The body where the predicate appears doesn't need to start with a header, and there can be other statements before it. Really, `?` works just like a separator (like `⋄` or `,`) with a side effect.

        { r←⌽𝕩 ⋄ 't'=⊑r ? r ; 𝕩 }¨ "test"‿"this"

So `r` is the reversed argument, and if its first character (the last one in `𝕩`) is `'t'` then it returns `r`, and otherwise we abandon that line of reasoning and return `𝕩`.

This sounds a lot like an if statement. And `{ a<b ? a ; b }`, which computes `a⌊b` the hard way, shows how the syntax can be similar to a ternary operator. This is an immediate block with multiple bodies, something that makes sense with predicates but not headers. But `?;` offers more possibilities. It can support any number of options, with multiple tests for each one—the structure below is "if \_ and \_ then \_; else if \_ then \_; else \_".
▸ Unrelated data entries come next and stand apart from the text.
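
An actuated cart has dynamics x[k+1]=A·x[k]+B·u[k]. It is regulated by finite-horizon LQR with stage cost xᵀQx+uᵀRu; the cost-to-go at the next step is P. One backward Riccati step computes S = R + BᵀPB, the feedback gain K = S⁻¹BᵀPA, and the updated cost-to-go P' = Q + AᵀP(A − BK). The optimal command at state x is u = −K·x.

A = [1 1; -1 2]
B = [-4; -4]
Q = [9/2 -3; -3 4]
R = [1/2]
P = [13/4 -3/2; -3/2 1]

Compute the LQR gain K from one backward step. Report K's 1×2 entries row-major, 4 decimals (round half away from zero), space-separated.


BᵀP = [-7.0000 2.0000]
S = R + BᵀPB = [1/2] + [20.0000] = [20.5000]
BᵀPA = [-9.0000 -3.0000]
K = S⁻¹·BᵀPA = [-0.4390 -0.1463]
A−BK = [-0.7561 0.4146; -2.7561 1.4146]
AᵀP(A−BK) = [3.2988 -1.5671; -1.5671 0.8110]
P' = Q + AᵀP(A−BK) = [7.7988 -4.5671; -4.5671 4.8110]
tr(P') = 12.6098

-0.4390 -0.1463


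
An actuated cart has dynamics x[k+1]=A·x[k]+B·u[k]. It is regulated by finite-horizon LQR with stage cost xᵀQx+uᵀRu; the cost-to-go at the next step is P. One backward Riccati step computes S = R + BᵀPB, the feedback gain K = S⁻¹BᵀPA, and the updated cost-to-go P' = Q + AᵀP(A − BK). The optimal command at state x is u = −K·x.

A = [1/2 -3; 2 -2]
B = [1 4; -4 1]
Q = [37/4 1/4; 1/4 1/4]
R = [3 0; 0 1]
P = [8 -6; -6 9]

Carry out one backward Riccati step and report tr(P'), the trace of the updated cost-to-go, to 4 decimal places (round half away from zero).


BᵀP = [32.0000 -42.0000; 26.0000 -15.0000]
S = R + BᵀPB = [3 0; 0 1] + [200.0000 86.0000; 86.0000 89.0000] = [203.0000 86.0000; 86.0000 90.0000]
BᵀPA = [-68.0000 -12.0000; -17.0000 -48.0000]
K = S⁻¹·BᵀPA = [-0.4284 0.2803; 0.2204 -0.8012]
A−BK = [0.0466 -0.0756; 0.0661 -0.0776]
AᵀP(A−BK) = [0.6188 -0.5595; -0.5595 0.9071]
P' = Q + AᵀP(A−BK) = [9.8688 -0.3095; -0.3095 1.1571]
tr(P') = 11.0259

11.0259


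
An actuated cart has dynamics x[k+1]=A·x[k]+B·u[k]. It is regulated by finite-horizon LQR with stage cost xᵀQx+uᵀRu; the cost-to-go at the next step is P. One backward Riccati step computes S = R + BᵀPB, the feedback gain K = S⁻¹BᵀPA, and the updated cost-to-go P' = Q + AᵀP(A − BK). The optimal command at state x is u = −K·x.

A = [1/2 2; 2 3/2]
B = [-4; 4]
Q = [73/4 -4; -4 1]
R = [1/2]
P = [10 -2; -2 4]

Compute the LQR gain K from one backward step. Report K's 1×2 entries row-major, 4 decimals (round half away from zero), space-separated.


BᵀP = [-48.0000 24.0000]
S = R + BᵀPB = [1/2] + [288.0000] = [288.5000]
BᵀPA = [24.0000 -60.0000]
K = S⁻¹·BᵀPA = [0.0832 -0.2080]
A−BK = [0.8328 1.1681; 1.6672 2.3319]
AᵀP(A−BK) = [12.5035 17.4913; 17.4913 24.5217]
P' = Q + AᵀP(A−BK) = [30.7535 13.4913; 13.4913 25.5217]
tr(P') = 56.2751

0.0832 -0.2080


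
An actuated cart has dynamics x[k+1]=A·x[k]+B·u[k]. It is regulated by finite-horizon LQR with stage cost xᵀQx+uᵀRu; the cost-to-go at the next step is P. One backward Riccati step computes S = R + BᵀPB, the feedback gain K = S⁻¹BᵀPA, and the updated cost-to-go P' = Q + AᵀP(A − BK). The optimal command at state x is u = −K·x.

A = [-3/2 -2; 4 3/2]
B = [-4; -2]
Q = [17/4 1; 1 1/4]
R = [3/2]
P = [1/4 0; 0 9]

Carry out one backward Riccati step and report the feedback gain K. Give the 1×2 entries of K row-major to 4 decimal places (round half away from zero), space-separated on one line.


-1.6988 -0.6024

BᵀP = [-1.0000 -18.0000]
S = R + BᵀPB = [3/2] + [40.0000] = [41.5000]
BᵀPA = [-70.5000 -25.0000]
K = S⁻¹·BᵀPA = [-1.6988 -0.6024]
A−BK = [-8.2952 -4.4096; 0.6024 0.2952]
AᵀP(A−BK) = [24.7974 12.2801; 12.2801 6.1898]
P' = Q + AᵀP(A−BK) = [29.0474 13.2801; 13.2801 6.4398]
tr(P') = 35.4872


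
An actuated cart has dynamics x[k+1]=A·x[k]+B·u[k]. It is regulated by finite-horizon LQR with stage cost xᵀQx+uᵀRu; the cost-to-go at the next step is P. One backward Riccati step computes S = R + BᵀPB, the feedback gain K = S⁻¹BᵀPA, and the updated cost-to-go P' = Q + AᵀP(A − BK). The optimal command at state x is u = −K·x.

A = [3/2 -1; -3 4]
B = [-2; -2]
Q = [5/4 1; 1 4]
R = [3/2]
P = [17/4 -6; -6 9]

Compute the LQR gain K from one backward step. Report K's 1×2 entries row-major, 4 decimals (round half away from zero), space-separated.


BᵀP = [3.5000 -6.0000]
S = R + BᵀPB = [3/2] + [5.0000] = [6.5000]
BᵀPA = [23.2500 -27.5000]
K = S⁻¹·BᵀPA = [3.5769 -4.2308]
A−BK = [8.6538 -9.4615; 4.1538 -4.4615]
AᵀP(A−BK) = [61.3990 -70.0096; -70.0096 79.9038]
P' = Q + AᵀP(A−BK) = [62.6490 -69.0096; -69.0096 83.9038]
tr(P') = 146.5529

3.5769 -4.2308


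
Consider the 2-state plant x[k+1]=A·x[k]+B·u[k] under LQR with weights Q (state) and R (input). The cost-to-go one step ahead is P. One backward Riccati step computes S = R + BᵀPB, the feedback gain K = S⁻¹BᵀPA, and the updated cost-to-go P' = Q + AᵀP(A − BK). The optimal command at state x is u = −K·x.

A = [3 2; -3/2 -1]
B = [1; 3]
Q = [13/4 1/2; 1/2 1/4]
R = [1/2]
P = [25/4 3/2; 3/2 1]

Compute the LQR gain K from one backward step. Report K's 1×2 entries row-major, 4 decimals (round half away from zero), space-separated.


BᵀP = [10.7500 4.5000]
S = R + BᵀPB = [1/2] + [24.2500] = [24.7500]
BᵀPA = [25.5000 17.0000]
K = S⁻¹·BᵀPA = [1.0303 0.6869]
A−BK = [1.9697 1.3131; -4.5909 -3.0606]
AᵀP(A−BK) = [18.7273 12.4848; 12.4848 8.3232]
P' = Q + AᵀP(A−BK) = [21.9773 12.9848; 12.9848 8.5732]
tr(P') = 30.5505

1.0303 0.6869


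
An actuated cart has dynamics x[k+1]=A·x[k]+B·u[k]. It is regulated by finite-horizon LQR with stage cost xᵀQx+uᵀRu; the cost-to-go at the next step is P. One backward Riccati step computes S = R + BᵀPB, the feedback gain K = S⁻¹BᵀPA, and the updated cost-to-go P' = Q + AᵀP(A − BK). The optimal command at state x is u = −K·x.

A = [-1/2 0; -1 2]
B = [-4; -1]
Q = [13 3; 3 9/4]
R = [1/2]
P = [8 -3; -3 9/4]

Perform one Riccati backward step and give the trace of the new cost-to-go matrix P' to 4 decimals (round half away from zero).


21.7266

BᵀP = [-29.0000 9.7500]
S = R + BᵀPB = [1/2] + [106.2500] = [106.7500]
BᵀPA = [4.7500 19.5000]
K = S⁻¹·BᵀPA = [0.0445 0.1827]
A−BK = [-0.3220 0.7307; -0.9555 2.1827]
AᵀP(A−BK) = [1.0386 -2.3677; -2.3677 5.4379]
P' = Q + AᵀP(A−BK) = [14.0386 0.6323; 0.6323 7.6879]
tr(P') = 21.7266


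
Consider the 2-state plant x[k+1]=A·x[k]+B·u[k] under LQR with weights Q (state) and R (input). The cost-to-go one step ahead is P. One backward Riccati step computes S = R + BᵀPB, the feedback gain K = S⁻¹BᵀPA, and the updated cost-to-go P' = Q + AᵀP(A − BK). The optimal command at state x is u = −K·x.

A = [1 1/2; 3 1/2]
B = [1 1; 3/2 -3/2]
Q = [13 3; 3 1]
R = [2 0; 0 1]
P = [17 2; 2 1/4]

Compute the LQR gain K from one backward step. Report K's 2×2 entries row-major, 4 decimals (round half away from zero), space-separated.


BᵀP = [20.0000 2.3750; 14.0000 1.6250]
S = R + BᵀPB = [2 0; 0 1] + [23.5625 16.4375; 16.4375 11.5625] = [25.5625 16.4375; 16.4375 12.5625]
BᵀPA = [27.1250 11.1875; 18.8750 7.8125]
K = S⁻¹·BᵀPA = [0.5988 0.2380; 0.7190 0.3104]
A−BK = [-0.3178 -0.0485; 3.1804 0.6086]
AᵀP(A−BK) = [1.4368 0.5589; 0.5589 0.2242]
P' = Q + AᵀP(A−BK) = [14.4368 3.5589; 3.5589 1.2242]
tr(P') = 15.6610

0.5988 0.2380 0.7190 0.3104


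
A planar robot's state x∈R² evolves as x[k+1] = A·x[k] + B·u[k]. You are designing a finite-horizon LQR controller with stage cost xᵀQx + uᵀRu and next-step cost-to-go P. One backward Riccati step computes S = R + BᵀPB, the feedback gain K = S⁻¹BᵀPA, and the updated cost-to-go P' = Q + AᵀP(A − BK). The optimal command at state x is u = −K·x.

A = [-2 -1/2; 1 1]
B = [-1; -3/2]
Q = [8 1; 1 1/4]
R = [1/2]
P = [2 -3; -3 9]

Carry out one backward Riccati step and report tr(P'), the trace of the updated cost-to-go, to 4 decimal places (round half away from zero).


BᵀP = [2.5000 -10.5000]
S = R + BᵀPB = [1/2] + [13.2500] = [13.7500]
BᵀPA = [-15.5000 -11.7500]
K = S⁻¹·BᵀPA = [-1.1273 -0.8545]
A−BK = [-3.1273 -1.3545; -0.6909 -0.2818]
AᵀP(A−BK) = [11.5273 5.2545; 5.2545 2.4591]
P' = Q + AᵀP(A−BK) = [19.5273 6.2545; 6.2545 2.7091]
tr(P') = 22.2364

22.2364


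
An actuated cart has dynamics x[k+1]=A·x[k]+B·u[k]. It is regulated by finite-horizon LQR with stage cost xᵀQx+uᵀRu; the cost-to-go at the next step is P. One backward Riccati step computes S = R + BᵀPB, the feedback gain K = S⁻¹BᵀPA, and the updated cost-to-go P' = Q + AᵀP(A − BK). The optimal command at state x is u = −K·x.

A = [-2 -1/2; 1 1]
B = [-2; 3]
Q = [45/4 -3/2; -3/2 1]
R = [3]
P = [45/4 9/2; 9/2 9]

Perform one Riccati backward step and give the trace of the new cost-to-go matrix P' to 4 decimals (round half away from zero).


31.5325

BᵀP = [-9.0000 18.0000]
S = R + BᵀPB = [3] + [72.0000] = [75.0000]
BᵀPA = [36.0000 22.5000]
K = S⁻¹·BᵀPA = [0.4800 0.3000]
A−BK = [-1.0400 0.1000; -0.4400 0.1000]
AᵀP(A−BK) = [18.7200 -1.8000; -1.8000 0.5625]
P' = Q + AᵀP(A−BK) = [29.9700 -3.3000; -3.3000 1.5625]
tr(P') = 31.5325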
        Thing ← { 𝕩≥3? 𝕩≤8? 2|𝕩 ; 𝕩=0? @ ; ∞ }

        (⊢ ≍ Thing¨) ↕10  # Table of arguments and results

This structure is still controlled by the rules of block bodies: each instance of `;` is a separate scope, so that variables defined before a `?` don't survive past the `;`.

        { 0=n←≠𝕩 ? ∞ ; n } "abc"

This is the main drawback of predicates relative to guards in APL dfns (also written with `?`), while the advantage is that it allows multiple expressions, or extra conditions, after a `?`. It's not how I would have designed it if I just wanted to make a syntax for if statements, but it's a natural fit for the header system.